Stamatakis Research Group

Multiscale Computational Catalysis & Materials Science

Our Mission

The energy problem, environmental and health issues, as well as the recent economic struggles pose major challenges for current societies. Catalysis and materials science can play a major role in overcoming such challenges with the engineering of tailored materials suitable for applications such as the conversion of renewable feedstocks into chemicals and fuels, the storage of hydrogen, or the utilisation of CO2. Such applications are key in the development of efficient technologies and the improvement of the quality of life.
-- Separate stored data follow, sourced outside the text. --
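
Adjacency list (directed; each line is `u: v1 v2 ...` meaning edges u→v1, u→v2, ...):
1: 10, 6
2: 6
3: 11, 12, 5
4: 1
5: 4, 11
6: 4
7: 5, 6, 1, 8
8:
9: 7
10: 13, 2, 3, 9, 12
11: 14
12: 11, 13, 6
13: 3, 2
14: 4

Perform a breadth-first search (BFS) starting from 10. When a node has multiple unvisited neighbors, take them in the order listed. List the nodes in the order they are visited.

Visit 10; enqueue 13, 2, 3, 9, 12 → queue [13, 2, 3, 9, 12]
Visit 13 → queue [2, 3, 9, 12]
Visit 2; enqueue 6 → queue [3, 9, 12, 6]
Visit 3; enqueue 11, 5 → queue [9, 12, 6, 11, 5]
Visit 9; enqueue 7 → queue [12, 6, 11, 5, 7]
Visit 12 → queue [6, 11, 5, 7]
Visit 6; enqueue 4 → queue [11, 5, 7, 4]
Visit 11; enqueue 14 → queue [5, 7, 4, 14]
Visit 5 → queue [7, 4, 14]
Visit 7; enqueue 1, 8 → queue [4, 14, 1, 8]
Visit 4 → queue [14, 1, 8]
Visit 14 → queue [1, 8]
Visit 1 → queue [8]
Visit 8 → queue []

10, 13, 2, 3, 9, 12, 6, 11, 5, 7, 4, 14, 1, 8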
Our research efforts aim towards obtaining a fundamental understanding of the underlying physico-chemical processes during catalysis and materials synthesis. We develop and use multiscale computational methods to model, simulate and predict the properties of materials for desired applications.

Latest News

  • 15/11/2021: Our collaborative work with the Sykes group on “Tuning the Product Selectivity of Single-Atom Alloys by Active Site Modification” is now published online in Surface Science. Congratulations everyone!
  • 11/10/2021: Our collaborative paper on “Periodic Trends in Adsorption Energies around Single-Atom Alloy Active Sites” is now published online in The Journal of Physical Chemistry Letters. Congratulations to Julia for leading this excellent fundamental work, as well as to all the contributors!
  • 06/10/2021: We have just released Zacros 3.01, which implements the Time-Warp algorithm for distributed kinetic Monte Carlo simulations of catalytic surfaces. Congratulations to all the programmers and contributors who made this possible!
  • 31/08/2021: We have coupled the Time-Warp algorithm with the Graph-Theoretical Kinetic Monte Carlo framework for massively parallel simulations of catalytic kinetics! Our paper on this work is now available online in Computer Physics Communications. Congratulations to every member of the team for the excellent work!